Almanya Yeşiller Partisi Milletvekili Claudia ROTH, sık sık Diyarbakır’a ve yöredeki diğer illere geliyor, sanki bir müstemleke valisi gibi sözde denetlemeler yapıyor, açıklamalarda bulunuyordu. Onurumuza dokunan bu davranış karşısında Faruk Bey tepkisiz kalmadı ve gazeteciliğini konuşturdu. Yaşama Sevinci Dergisi’nin 82’nci sayısında;
“Türkiye’de insan hakları ihlali olduğunu iddia ederek, bir müstemleke komiseri edasıyla ülkemizi su yolu yapan Roth, bazı gruplara destek vererek adeta birliğimizi bozmaya çalışanlarla ortak hareket ediyor.

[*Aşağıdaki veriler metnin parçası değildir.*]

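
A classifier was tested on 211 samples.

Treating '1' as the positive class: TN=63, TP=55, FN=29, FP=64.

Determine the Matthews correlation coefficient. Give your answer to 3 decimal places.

0.149

MCC = (TP·TN − FP·FN) / √((TP+FP)(TP+FN)(TN+FP)(TN+FN))
Numerator = 55·63 − 64·29 = 1609
Denominator = √(119·84·127·92) = √116793264 = 10807.0932
MCC = 1609 / 10807.0932 = 0.149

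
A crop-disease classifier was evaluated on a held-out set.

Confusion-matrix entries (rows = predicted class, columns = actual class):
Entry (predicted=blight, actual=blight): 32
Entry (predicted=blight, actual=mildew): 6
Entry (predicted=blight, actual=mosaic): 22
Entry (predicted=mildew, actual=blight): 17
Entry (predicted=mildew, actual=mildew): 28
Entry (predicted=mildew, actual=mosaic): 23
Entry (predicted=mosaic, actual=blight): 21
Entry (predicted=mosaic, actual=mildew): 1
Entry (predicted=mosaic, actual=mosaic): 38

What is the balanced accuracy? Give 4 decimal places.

Balanced accuracy = mean of per-class recall.
  blight: recall = 32/70 = 0.45714
  mildew: recall = 28/35 = 0.80000
  mosaic: recall = 38/83 = 0.45783
Mean = (0.45714 + 0.80000 + 0.45783) / 3 = 0.5717

0.5717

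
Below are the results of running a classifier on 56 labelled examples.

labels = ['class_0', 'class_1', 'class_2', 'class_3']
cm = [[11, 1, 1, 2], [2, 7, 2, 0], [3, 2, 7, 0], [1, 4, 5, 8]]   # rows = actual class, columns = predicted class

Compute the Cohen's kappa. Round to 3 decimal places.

Observed agreement pₒ = trace/N = 33/56 = 0.5893
Expected agreement pₑ = Σ (rowᵢ·colᵢ)/N² = (15·17 + 11·14 + 12·15 + 18·10)/56² = 0.2452
κ = (pₒ − pₑ)/(1 − pₑ) = (0.5893 − 0.2452)/(1 − 0.2452) = 0.456

0.456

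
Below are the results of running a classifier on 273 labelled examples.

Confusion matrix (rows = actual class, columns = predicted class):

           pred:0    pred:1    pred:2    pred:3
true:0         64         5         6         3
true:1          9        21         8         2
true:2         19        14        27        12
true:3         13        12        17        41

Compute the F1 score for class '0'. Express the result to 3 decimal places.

F1 score = 2·TP/(2·TP+FP+FN).
0: TP=64, FP=9+19+13=41, FN=5+6+3=14 → 128/183 = 0.6995

0.699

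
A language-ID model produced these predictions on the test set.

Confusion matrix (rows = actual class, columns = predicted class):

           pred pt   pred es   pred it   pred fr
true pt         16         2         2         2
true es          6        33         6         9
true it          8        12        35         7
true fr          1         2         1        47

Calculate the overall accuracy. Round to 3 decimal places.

Accuracy = trace / total = (16+33+35+47=131) / 189 = 131/189 = 0.693

0.693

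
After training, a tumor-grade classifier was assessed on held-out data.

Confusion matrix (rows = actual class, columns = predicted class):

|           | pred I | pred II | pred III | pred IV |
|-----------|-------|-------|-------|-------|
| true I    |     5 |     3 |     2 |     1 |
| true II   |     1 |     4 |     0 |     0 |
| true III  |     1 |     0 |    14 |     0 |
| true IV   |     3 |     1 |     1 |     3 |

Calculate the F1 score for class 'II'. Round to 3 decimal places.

0.615

F1 score = 2·TP/(2·TP+FP+FN).
II: TP=4, FP=3+0+1=4, FN=1+0+0=1 → 8/13 = 0.6154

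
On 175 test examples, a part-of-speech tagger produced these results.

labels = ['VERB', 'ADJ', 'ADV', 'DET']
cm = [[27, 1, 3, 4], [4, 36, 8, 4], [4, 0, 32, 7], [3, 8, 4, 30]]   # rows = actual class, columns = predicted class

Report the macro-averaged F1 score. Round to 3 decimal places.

0.715

Per-class F1 score (2·TP/(2·TP+FP+FN)):
  VERB: TP=27, FP=4+4+3=11, FN=1+3+4=8 → 54/73 = 0.7397
  ADJ: TP=36, FP=1+0+8=9, FN=4+8+4=16 → 72/97 = 0.7423
  ADV: TP=32, FP=3+8+4=15, FN=4+0+7=11 → 64/90 = 0.7111
  DET: TP=30, FP=4+4+7=15, FN=3+8+4=15 → 60/90 = 0.6667
Macro-F1 score = mean = (0.7397 + 0.7423 + 0.7111 + 0.6667) / 4 = 0.715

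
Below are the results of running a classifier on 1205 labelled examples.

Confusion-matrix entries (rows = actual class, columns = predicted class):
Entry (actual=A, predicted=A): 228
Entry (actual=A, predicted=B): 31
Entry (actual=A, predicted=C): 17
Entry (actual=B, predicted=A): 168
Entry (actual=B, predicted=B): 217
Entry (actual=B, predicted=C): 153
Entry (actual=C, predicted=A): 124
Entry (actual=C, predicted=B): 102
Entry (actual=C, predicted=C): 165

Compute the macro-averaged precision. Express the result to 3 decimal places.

Per-class precision (TP/(TP+FP)):
  A: TP=228, FP=168+124=292 → 228/520 = 0.4385
  B: TP=217, FP=31+102=133 → 217/350 = 0.6200
  C: TP=165, FP=17+153=170 → 165/335 = 0.4925
Macro-precision = mean = (0.4385 + 0.6200 + 0.4925) / 3 = 0.517

0.517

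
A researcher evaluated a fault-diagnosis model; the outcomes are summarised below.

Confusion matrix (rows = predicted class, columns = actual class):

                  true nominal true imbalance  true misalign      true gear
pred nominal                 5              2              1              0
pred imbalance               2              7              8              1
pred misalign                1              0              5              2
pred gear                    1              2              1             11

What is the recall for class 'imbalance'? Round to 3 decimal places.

Take TP from the diagonal, FP from the rest of the 'imbalance' prediction marginal, FN from the rest of the 'imbalance' actual marginal.
recall = TP/(TP+FN).
imbalance: TP=7, FN=2+0+2=4 → 7/11 = 0.6364

0.636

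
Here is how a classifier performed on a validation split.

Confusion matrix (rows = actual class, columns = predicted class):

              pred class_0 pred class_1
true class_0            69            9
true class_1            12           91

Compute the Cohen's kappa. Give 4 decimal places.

Observed agreement pₒ = trace/N = 160/181 = 0.88398
Expected agreement pₑ = Σ (rowᵢ·colᵢ)/N² = (78·81 + 103·100)/181² = 0.50725
κ = (pₒ − pₑ)/(1 − pₑ) = (0.88398 − 0.50725)/(1 − 0.50725) = 0.7645

0.7645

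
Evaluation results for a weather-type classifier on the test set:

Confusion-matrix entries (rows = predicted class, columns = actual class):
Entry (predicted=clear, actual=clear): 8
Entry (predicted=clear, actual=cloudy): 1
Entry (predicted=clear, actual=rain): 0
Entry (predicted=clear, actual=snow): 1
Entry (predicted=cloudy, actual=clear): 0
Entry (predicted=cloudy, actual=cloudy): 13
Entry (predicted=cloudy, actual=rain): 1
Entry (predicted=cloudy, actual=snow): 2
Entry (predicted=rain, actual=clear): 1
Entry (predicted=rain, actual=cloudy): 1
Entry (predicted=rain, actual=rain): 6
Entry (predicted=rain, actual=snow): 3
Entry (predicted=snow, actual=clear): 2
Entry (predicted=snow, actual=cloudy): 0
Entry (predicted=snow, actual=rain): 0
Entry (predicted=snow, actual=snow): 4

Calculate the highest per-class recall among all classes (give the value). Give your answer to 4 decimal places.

Per-class recall (TP/(TP+FN)):
  clear: TP=8, FN=0+1+2=3 → 8/11 = 0.72727
  cloudy: TP=13, FN=1+1+0=2 → 13/15 = 0.86667
  rain: TP=6, FN=0+1+0=1 → 6/7 = 0.85714
  snow: TP=4, FN=1+2+3=6 → 4/10 = 0.40000
Highest is class 'cloudy' with recall = 0.8667.

0.8667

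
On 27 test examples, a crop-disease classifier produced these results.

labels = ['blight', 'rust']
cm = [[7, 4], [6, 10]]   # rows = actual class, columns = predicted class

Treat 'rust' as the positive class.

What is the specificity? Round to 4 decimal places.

0.6364

Specificity = TN/(TN+FP) = 7/(7+4) = 0.6364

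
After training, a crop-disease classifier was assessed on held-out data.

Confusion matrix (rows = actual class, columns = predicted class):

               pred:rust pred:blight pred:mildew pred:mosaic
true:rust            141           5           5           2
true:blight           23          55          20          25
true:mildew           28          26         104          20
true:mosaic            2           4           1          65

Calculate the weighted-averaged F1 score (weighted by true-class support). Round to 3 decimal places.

Per-class F1 score (2·TP/(2·TP+FP+FN)):
  rust: TP=141, FP=23+28+2=53, FN=5+5+2=12 → 282/347 = 0.8127
  blight: TP=55, FP=5+26+4=35, FN=23+20+25=68 → 110/213 = 0.5164
  mildew: TP=104, FP=5+20+1=26, FN=28+26+20=74 → 208/308 = 0.6753
  mosaic: TP=65, FP=2+25+20=47, FN=2+4+1=7 → 130/184 = 0.7065
Weighted-F1 score = Σ (supportᵢ/N)·F1 scoreᵢ with N=526: (153/526)·0.8127 + (123/526)·0.5164 + (178/526)·0.6753 + (72/526)·0.7065 = 0.682

0.682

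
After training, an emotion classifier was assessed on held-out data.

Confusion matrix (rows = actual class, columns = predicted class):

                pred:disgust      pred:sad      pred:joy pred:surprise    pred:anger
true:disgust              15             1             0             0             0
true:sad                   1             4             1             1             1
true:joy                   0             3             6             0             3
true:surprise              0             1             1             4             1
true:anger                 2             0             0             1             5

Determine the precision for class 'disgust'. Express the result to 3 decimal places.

Take TP from the diagonal, FP from the rest of the 'disgust' prediction marginal, FN from the rest of the 'disgust' actual marginal.
precision = TP/(TP+FP).
disgust: TP=15, FP=1+0+0+2=3 → 15/18 = 0.8333

0.833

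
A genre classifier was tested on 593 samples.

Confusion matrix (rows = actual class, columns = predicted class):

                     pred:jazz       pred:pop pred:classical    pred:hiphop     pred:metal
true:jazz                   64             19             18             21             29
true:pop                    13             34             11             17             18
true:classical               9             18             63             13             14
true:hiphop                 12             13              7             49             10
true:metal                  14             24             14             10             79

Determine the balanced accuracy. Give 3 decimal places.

Balanced accuracy = mean of per-class recall.
  jazz: recall = 64/151 = 0.4238
  pop: recall = 34/93 = 0.3656
  classical: recall = 63/117 = 0.5385
  hiphop: recall = 49/91 = 0.5385
  metal: recall = 79/141 = 0.5603
Mean = (0.4238 + 0.3656 + 0.5385 + 0.5385 + 0.5603) / 5 = 0.485

0.485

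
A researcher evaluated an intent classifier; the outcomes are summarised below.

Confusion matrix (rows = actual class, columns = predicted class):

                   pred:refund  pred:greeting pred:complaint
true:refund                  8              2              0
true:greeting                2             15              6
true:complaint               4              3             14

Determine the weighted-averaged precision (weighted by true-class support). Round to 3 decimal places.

Per-class precision (TP/(TP+FP)):
  refund: TP=8, FP=2+4=6 → 8/14 = 0.5714
  greeting: TP=15, FP=2+3=5 → 15/20 = 0.7500
  complaint: TP=14, FP=0+6=6 → 14/20 = 0.7000
Weighted-precision = Σ (supportᵢ/N)·precisionᵢ with N=54: (10/54)·0.5714 + (23/54)·0.7500 + (21/54)·0.7000 = 0.697

0.697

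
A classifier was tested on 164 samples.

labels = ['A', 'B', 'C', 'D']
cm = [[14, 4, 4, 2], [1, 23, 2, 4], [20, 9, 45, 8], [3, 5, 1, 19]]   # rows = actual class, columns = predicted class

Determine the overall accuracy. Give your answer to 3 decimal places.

Accuracy = trace / total = (14+23+45+19=101) / 164 = 101/164 = 0.616

0.616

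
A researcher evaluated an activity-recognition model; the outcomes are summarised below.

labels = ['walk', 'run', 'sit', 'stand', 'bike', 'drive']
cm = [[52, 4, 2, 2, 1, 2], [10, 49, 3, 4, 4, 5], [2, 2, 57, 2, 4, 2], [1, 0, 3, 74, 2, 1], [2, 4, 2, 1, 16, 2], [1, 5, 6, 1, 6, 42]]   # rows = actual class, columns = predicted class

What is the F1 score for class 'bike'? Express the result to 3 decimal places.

0.533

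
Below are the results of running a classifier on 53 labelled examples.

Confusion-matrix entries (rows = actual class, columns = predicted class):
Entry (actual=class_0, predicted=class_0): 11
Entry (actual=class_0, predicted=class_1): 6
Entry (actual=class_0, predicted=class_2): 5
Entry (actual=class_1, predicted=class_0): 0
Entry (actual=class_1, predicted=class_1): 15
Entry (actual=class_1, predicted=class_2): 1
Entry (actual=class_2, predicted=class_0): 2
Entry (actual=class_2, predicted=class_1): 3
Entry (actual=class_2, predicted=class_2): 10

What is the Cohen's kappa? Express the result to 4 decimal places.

0.5255

Observed agreement pₒ = trace/N = 36/53 = 0.67925
Expected agreement pₑ = Σ (rowᵢ·colᵢ)/N² = (22·13 + 16·24 + 15·16)/53² = 0.32396
κ = (pₒ − pₑ)/(1 − pₑ) = (0.67925 − 0.32396)/(1 − 0.32396) = 0.5255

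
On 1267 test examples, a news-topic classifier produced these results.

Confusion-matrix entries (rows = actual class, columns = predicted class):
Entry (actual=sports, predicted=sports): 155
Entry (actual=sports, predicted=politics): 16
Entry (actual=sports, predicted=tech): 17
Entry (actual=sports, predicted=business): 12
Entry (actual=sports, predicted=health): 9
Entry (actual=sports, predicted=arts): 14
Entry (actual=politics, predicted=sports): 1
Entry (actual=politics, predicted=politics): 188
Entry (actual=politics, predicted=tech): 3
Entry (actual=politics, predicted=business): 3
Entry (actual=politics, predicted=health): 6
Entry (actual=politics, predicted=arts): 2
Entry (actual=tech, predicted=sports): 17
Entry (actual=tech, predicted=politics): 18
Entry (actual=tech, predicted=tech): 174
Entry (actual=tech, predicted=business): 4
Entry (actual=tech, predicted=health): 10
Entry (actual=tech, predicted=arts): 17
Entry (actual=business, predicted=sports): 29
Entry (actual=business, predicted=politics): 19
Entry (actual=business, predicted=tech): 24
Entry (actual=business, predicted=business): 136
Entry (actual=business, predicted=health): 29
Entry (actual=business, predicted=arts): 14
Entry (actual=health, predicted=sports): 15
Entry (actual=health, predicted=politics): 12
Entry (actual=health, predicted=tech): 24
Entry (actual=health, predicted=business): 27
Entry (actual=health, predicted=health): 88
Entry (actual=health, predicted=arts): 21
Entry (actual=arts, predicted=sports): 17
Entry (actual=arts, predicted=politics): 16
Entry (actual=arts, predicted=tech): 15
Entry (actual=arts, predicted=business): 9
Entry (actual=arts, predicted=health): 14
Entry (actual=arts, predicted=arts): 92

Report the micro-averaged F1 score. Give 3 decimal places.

Micro-averaging pools counts across classes: ΣTP=833, ΣFP=434, ΣFN=434.
Micro-F1 score = 2·TP/(2·TP+FP+FN) on pooled counts = 0.657 (equals overall accuracy in single-label multiclass).

0.657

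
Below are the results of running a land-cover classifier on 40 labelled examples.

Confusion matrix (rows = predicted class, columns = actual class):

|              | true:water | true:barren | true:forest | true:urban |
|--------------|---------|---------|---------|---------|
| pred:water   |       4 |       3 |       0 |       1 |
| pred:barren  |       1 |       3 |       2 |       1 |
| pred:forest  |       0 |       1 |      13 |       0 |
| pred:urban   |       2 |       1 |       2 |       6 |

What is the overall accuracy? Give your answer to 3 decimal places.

Accuracy = trace / total = (4+3+13+6=26) / 40 = 26/40 = 0.650

0.650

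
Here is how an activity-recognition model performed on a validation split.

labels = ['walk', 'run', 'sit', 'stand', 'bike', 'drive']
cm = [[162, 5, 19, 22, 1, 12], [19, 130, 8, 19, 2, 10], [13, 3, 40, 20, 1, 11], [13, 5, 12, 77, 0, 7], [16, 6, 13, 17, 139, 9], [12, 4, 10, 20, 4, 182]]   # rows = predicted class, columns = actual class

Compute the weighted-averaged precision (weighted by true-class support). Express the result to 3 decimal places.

Per-class precision (TP/(TP+FP)):
  walk: TP=162, FP=5+19+22+1+12=59 → 162/221 = 0.7330
  run: TP=130, FP=19+8+19+2+10=58 → 130/188 = 0.6915
  sit: TP=40, FP=13+3+20+1+11=48 → 40/88 = 0.4545
  stand: TP=77, FP=13+5+12+0+7=37 → 77/114 = 0.6754
  bike: TP=139, FP=16+6+13+17+9=61 → 139/200 = 0.6950
  drive: TP=182, FP=12+4+10+20+4=50 → 182/232 = 0.7845
Weighted-precision = Σ (supportᵢ/N)·precisionᵢ with N=1043: (235/1043)·0.7330 + (153/1043)·0.6915 + (102/1043)·0.4545 + (175/1043)·0.6754 + (147/1043)·0.6950 + (231/1043)·0.7845 = 0.696

0.696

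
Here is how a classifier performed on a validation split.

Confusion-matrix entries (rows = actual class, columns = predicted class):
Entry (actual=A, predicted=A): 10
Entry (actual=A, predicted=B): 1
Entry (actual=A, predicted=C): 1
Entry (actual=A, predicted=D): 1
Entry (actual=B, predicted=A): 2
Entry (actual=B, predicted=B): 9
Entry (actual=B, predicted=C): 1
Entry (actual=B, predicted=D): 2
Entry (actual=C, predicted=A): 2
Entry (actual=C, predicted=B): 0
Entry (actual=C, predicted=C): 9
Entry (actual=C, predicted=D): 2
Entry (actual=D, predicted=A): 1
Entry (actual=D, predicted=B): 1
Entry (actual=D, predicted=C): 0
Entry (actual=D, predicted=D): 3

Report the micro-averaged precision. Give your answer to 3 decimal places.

0.689

Micro-averaging pools counts across classes: ΣTP=31, ΣFP=14, ΣFN=14.
Micro-precision = TP/(TP+FP) on pooled counts = 0.689 (equals overall accuracy in single-label multiclass).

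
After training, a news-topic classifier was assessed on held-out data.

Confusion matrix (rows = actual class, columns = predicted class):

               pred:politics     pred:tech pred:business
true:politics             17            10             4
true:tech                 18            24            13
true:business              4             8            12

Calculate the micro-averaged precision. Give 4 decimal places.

Micro-averaging pools counts across classes: ΣTP=53, ΣFP=57, ΣFN=57.
Micro-precision = TP/(TP+FP) on pooled counts = 0.4818 (equals overall accuracy in single-label multiclass).

0.4818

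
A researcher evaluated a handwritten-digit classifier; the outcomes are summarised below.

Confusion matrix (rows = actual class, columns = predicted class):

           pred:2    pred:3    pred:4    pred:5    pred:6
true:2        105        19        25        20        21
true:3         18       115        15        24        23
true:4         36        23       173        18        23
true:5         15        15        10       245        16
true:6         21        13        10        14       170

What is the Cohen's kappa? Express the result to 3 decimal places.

Observed agreement pₒ = trace/N = 808/1187 = 0.6807
Expected agreement pₑ = Σ (rowᵢ·colᵢ)/N² = (190·195 + 195·185 + 273·233 + 301·321 + 228·253)/1187² = 0.2066
κ = (pₒ − pₑ)/(1 − pₑ) = (0.6807 − 0.2066)/(1 − 0.2066) = 0.598

0.598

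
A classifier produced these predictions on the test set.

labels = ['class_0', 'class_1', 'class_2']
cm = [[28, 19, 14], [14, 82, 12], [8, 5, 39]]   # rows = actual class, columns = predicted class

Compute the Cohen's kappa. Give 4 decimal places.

Observed agreement pₒ = trace/N = 149/221 = 0.67421
Expected agreement pₑ = Σ (rowᵢ·colᵢ)/N² = (61·50 + 108·106 + 52·65)/221² = 0.36604
κ = (pₒ − pₑ)/(1 − pₑ) = (0.67421 − 0.36604)/(1 − 0.36604) = 0.4861

0.4861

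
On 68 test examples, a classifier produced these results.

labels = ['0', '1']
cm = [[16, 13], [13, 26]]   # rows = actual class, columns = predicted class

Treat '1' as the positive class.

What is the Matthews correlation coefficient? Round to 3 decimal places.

0.218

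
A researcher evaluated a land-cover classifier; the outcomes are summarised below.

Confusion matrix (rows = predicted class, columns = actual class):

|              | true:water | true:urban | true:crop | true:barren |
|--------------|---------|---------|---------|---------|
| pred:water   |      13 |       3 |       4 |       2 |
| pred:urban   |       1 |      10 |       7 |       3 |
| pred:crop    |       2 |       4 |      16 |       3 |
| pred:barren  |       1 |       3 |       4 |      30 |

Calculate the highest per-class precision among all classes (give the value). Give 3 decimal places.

0.789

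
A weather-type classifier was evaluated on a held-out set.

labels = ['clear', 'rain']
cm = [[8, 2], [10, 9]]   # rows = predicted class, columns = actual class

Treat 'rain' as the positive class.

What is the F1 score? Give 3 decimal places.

Precision = TP/(TP+FP) = 9/19 = 0.4737
Recall = TP/(TP+FN) = 9/11 = 0.8182
F1 = 2·TP/(2·TP+FP+FN) = 18/30 = 0.600

0.600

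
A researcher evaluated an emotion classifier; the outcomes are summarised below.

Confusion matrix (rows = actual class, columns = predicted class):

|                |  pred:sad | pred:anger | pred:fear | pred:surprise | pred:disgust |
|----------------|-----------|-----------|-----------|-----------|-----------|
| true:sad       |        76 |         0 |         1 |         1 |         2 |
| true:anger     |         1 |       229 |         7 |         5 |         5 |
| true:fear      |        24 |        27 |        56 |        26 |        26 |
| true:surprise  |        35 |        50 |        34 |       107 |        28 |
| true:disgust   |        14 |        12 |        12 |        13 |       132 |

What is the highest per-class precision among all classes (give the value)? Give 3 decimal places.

0.720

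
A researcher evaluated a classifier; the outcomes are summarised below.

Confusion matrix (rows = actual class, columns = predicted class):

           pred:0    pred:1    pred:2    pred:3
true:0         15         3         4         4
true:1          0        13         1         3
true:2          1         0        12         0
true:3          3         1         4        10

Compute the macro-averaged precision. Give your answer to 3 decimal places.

Per-class precision (TP/(TP+FP)):
  0: TP=15, FP=0+1+3=4 → 15/19 = 0.7895
  1: TP=13, FP=3+0+1=4 → 13/17 = 0.7647
  2: TP=12, FP=4+1+4=9 → 12/21 = 0.5714
  3: TP=10, FP=4+3+0=7 → 10/17 = 0.5882
Macro-precision = mean = (0.7895 + 0.7647 + 0.5714 + 0.5882) / 4 = 0.678

0.678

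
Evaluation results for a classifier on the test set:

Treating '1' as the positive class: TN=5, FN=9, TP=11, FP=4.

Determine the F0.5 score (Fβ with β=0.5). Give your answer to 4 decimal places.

Fβ = (1+β²)·TP / ((1+β²)·TP + β²·FN + FP), with β²=1/4
= 1.25·11 / (1.25·11 + 0.25·9 + 4) = 0.6875

0.6875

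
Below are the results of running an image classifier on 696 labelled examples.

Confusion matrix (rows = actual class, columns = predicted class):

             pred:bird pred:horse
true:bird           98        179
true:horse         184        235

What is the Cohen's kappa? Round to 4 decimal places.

Observed agreement pₒ = trace/N = 333/696 = 0.47845
Expected agreement pₑ = Σ (rowᵢ·colᵢ)/N² = (277·282 + 419·414)/696² = 0.51935
κ = (pₒ − pₑ)/(1 − pₑ) = (0.47845 − 0.51935)/(1 − 0.51935) = -0.0851

-0.0851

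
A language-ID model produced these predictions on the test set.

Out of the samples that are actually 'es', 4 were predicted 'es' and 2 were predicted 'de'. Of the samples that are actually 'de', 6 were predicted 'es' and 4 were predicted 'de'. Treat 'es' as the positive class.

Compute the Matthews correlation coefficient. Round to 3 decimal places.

0.067

MCC = (TP·TN − FP·FN) / √((TP+FP)(TP+FN)(TN+FP)(TN+FN))
Numerator = 4·4 − 6·2 = 4
Denominator = √(10·6·10·6) = √3600 = 60.0000
MCC = 4 / 60.0000 = 0.067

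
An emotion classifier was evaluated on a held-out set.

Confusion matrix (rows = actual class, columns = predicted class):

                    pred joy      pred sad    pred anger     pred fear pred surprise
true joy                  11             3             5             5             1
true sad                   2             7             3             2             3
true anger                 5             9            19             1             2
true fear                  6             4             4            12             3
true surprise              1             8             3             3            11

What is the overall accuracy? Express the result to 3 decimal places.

Accuracy = trace / total = (11+7+19+12+11=60) / 133 = 60/133 = 0.451

0.451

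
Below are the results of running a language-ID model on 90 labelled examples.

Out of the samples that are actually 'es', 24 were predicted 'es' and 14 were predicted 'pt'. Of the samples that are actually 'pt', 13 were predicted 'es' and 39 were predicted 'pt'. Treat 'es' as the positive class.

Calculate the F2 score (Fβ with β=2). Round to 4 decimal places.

0.6349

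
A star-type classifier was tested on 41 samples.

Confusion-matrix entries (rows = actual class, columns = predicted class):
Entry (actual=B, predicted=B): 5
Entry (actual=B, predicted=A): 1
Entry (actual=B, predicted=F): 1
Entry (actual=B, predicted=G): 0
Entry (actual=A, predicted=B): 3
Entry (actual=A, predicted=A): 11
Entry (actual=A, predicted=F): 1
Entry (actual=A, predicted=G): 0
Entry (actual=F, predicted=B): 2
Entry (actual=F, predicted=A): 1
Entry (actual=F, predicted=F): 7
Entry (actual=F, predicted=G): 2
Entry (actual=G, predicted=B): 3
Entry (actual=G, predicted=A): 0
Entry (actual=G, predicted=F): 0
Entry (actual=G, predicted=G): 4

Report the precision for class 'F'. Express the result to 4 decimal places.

0.7778

Take TP from the diagonal, FP from the rest of the 'F' prediction marginal, FN from the rest of the 'F' actual marginal.
precision = TP/(TP+FP).
F: TP=7, FP=1+1+0=2 → 7/9 = 0.77778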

Avrupa Parlamentosu’nda Türkiye aleyhinde kampanyalar yürütüyor” diyordu.
İnançları kuvvetli bir kişiydi. Camilerin ve mezarlıkların engellilerin ibadetlerine ve ziyaretlerine uygun olmadığını belirtiyor, bu konuda gerekli düzenlemelerin yapılmasını istiyordu. Diyanet İşleri Başkanlarını ve diğer ilgilileri her ziyaretimizde bu isteğini dile getiriyordu Bunun sonucu olarak Diyanet İşleri Başkanı Prof. Dr. Ali BARDAKOĞLU ile yaptığımız bir toplantıda ortak bir sempozyum düzenlenmesi kararlaştırıldı. 21-22 Aralık 2003 tarihinde gerçekleşen
“ÜLKEMİZDE ENGELLİLER GERÇEĞİ VE İSLAM” konulu sempozyum bütün bu konuları ele aldı. Dini otoriteler, diğer yetkililer ve federasyon başkanlarımızın konuşmacı oldukları bu etkinlikte sunulan tebliğler ve öneriler başkanlıkça kitap olarak yayımlandı ve uygulamaya geçildi.
Engellilerin sosyal yaşama katılmaları, sağlık, eğitsel, ekonomik, sportif sorunlarının çözülmesinde büyük çabalar sarf etti. Yasal düzenlemeler çıkarılması yanında Başbakanlık Özürlüler İdaresi’nin kurulmasını sağladı.
Bugün aramızdan ayrılalı altı yıl oluyor. Seni unutmadık ve unutmayacağız. Nur içinde yat. Mekanın cennet olsun.